The cult of personality was apparent as Donald Trump’s cabinet convened on Wednesday in a marathon session that could have embarrassed even a seasoned strongman, providing for three hours and 17 minutes of fawning television coverage.
There was Steve Witkoff, the president’s top envoy and negotiator, standing up in the increasingly gilded Cabinet Room, offering praise that could have made even Vladimir Putin blush. “There’s only one thing I wish for – that the Nobel committee finally gets its act together and realizes that you are the single finest candidate since this Nobel award was ever talked about,” he said to applause from secretaries of state, defense and other top cabinet officials.

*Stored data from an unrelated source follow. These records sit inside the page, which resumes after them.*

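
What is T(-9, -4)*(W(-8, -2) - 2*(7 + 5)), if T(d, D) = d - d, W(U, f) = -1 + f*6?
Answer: 0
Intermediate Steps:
W(U, f) = -1 + 6*f
T(d, D) = 0
T(-9, -4)*(W(-8, -2) - 2*(7 + 5)) = 0*((-1 + 6*(-2)) - 2*(7 + 5)) = 0*((-1 - 12) - 2*12) = 0*(-13 - 24) = 0*(-37) = 0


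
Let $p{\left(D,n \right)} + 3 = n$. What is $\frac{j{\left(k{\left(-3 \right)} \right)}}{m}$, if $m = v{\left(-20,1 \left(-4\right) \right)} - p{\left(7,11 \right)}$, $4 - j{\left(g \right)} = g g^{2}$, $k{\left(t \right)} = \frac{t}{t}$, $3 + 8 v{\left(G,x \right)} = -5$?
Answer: $- \frac{1}{3} \approx -0.33333$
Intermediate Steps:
$v{\left(G,x \right)} = -1$ ($v{\left(G,x \right)} = - \frac{3}{8} + \frac{1}{8} \left(-5\right) = - \frac{3}{8} - \frac{5}{8} = -1$)
$p{\left(D,n \right)} = -3 + n$
$k{\left(t \right)} = 1$
$j{\left(g \right)} = 4 - g^{3}$ ($j{\left(g \right)} = 4 - g g^{2} = 4 - g^{3}$)
$m = -9$ ($m = -1 - \left(-3 + 11\right) = -1 - 8 = -9$)
$\frac{j{\left(k{\left(-3 \right)} \right)}}{m} = \frac{4 - 1^{3}}{-9} = \left(4 - 1\right) \left(- \frac{1}{9}\right) = 3 \left(- \frac{1}{9}\right) = - \frac{1}{3}$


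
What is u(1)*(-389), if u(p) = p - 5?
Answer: 1556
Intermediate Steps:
u(p) = -5 + p
u(1)*(-389) = (-5 + 1)*(-389) = -4*(-389) = 1556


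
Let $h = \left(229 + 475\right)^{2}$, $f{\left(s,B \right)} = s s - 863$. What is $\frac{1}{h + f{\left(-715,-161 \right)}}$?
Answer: $\frac{1}{1005978} \approx 9.9406 \cdot 10^{-7}$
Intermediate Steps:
$f{\left(s,B \right)} = -863 + s^{2}$ ($f{\left(s,B \right)} = s^{2} - 863 = -863 + s^{2}$)
$h = 495616$ ($h = 704^{2} = 495616$)
$\frac{1}{h + f{\left(-715,-161 \right)}} = \frac{1}{495616 - \left(863 - \left(-715\right)^{2}\right)} = \frac{1}{495616 + \left(-863 + 511225\right)} = \frac{1}{495616 + 510362} = \frac{1}{1005978}$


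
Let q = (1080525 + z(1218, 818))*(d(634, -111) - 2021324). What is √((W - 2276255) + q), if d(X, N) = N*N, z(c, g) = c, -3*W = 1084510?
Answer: I*√19559048129886/3 ≈ 1.4742e+6*I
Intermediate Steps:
W = -1084510/3 (W = -⅓*1084510 = -1084510/3 ≈ -3.6150e+5)
d(X, N) = N²
q = -2173224932229 (q = (1080525 + 1218)*((-111)² - 2021324) = 1081743*(12321 - 2021324) = 1081743*(-2009003) = -2173224932229)
√((W - 2276255) + q) = √((-1084510/3 - 2276255) - 2173224932229) = √(-7913275/3 - 2173224932229) = √(-6519682709962/3) = I*√19559048129886/3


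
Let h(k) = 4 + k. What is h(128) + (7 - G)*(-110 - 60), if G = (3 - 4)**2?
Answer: -888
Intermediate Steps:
G = 1 (G = (-1)**2 = 1)
h(128) + (7 - G)*(-110 - 60) = (4 + 128) + (7 - 1*1)*(-110 - 60) = 132 + (7 - 1)*(-170) = 132 + 6*(-170) = 132 - 1020 = -888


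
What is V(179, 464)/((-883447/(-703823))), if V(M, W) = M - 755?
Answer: -405402048/883447 ≈ -458.89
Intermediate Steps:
V(M, W) = -755 + M
V(179, 464)/((-883447/(-703823))) = (-755 + 179)/((-883447/(-703823))) = -576/((-883447*(-1/703823))) = -576/883447/703823 = -576*703823/883447 = -405402048/883447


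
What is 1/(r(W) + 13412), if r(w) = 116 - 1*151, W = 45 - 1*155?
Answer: 1/13377 ≈ 7.4755e-5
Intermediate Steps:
W = -110 (W = 45 - 155 = -110)
r(w) = -35 (r(w) = 116 - 151 = -35)
1/(r(W) + 13412) = 1/(-35 + 13412) = 1/13377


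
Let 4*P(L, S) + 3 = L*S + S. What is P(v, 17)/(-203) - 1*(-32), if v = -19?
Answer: 26293/812 ≈ 32.381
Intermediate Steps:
P(L, S) = -¾ + S/4 + L*S/4 (P(L, S) = -¾ + (L*S + S)/4 = -¾ + (S + L*S)/4 = -¾ + (S/4 + L*S/4) = -¾ + S/4 + L*S/4)
P(v, 17)/(-203) - 1*(-32) = (-¾ + (¼)*17 + (¼)*(-19)*17)/(-203) - 1*(-32) = (-¾ + 17/4 - 323/4)*(-1/203) + 32 = -309/4*(-1/203) + 32 = 309/812 + 32 = 26293/812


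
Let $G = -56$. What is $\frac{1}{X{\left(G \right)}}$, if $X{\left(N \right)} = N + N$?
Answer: $- \frac{1}{112} \approx -0.0089286$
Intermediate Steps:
$X{\left(N \right)} = 2 N$
$\frac{1}{X{\left(G \right)}} = \frac{1}{2 \left(-56\right)} = \frac{1}{-112} = - \frac{1}{112}$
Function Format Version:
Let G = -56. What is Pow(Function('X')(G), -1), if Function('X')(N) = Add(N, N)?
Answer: Rational(-1, 112) ≈ -0.0089286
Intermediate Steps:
Function('X')(N) = Mul(2, N)
Pow(Function('X')(G), -1) = Pow(Mul(2, -56), -1) = Pow(-112, -1) = Rational(-1, 112)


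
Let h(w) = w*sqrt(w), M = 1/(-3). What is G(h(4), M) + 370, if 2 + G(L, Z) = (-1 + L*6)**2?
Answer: 2577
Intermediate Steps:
M = -1/3 ≈ -0.33333
h(w) = w**(3/2)
G(L, Z) = -2 + (-1 + 6*L)**2 (G(L, Z) = -2 + (-1 + L*6)**2 = -2 + (-1 + 6*L)**2)
G(h(4), M) + 370 = (-2 + (-1 + 6*4**(3/2))**2) + 370 = (-2 + (-1 + 6*8)**2) + 370 = (-2 + (-1 + 48)**2) + 370 = (-2 + 47**2) + 370 = (-2 + 2209) + 370 = 2207 + 370 = 2577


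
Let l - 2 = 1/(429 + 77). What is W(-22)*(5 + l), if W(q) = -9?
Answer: -31887/506 ≈ -63.018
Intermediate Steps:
l = 1013/506 (l = 2 + 1/(429 + 77) = 2 + 1/506 = 1013/506 ≈ 2.0020)
W(-22)*(5 + l) = -9*(5 + 1013/506) = -9*3543/506 = -31887/506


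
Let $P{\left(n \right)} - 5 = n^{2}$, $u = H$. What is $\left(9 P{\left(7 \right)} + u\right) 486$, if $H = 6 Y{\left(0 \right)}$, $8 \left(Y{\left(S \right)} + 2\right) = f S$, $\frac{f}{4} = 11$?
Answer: $230364$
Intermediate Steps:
$f = 44$ ($f = 4 \cdot 11 = 44$)
$Y{\left(S \right)} = -2 + \frac{11 S}{2}$ ($Y{\left(S \right)} = -2 + \frac{44 S}{8} = -2 + \frac{11 S}{2}$)
$H = -12$ ($H = 6 \left(-2 + \frac{11}{2} \cdot 0\right) = 6 \left(-2 + 0\right) = 6 \left(-2\right) = -12$)
$u = -12$
$P{\left(n \right)} = 5 + n^{2}$
$\left(9 P{\left(7 \right)} + u\right) 486 = \left(9 \left(5 + 7^{2}\right) - 12\right) 486 = \left(9 \left(5 + 49\right) - 12\right) 486 = \left(9 \cdot 54 - 12\right) 486 = \left(486 - 12\right) 486 = 474 \cdot 486 = 230364$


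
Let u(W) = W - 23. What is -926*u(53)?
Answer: -27780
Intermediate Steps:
u(W) = -23 + W
-926*u(53) = -926*(-23 + 53) = -926*30 = -27780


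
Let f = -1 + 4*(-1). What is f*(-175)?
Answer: 875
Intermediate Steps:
f = -5 (f = -1 - 4 = -5)
f*(-175) = -5*(-175) = 875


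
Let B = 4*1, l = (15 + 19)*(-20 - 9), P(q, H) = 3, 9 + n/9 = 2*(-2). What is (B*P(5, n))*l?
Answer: -11832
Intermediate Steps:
n = -117 (n = -81 + 9*(2*(-2)) = -81 + 9*(-4) = -81 - 36 = -117)
l = -986 (l = 34*(-29) = -986)
B = 4
(B*P(5, n))*l = (4*3)*(-986) = 12*(-986) = -11832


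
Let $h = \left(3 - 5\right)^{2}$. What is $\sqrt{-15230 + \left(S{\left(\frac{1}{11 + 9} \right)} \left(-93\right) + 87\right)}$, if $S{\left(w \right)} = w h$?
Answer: $\frac{4 i \sqrt{23690}}{5} \approx 123.13 i$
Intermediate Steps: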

Or was it Stephen Miller on Fox News in effect criminalising the opposition to Trump and calling Chicago a “killing field” despite controverting facts. “The Democrat party is not a political party, it is a domestic extremist organisation,” he said in a strident tone, claiming that the party was devoted “exclusively to the defence of hardened criminals, gangbangers and illegal alien killers and terrorists”.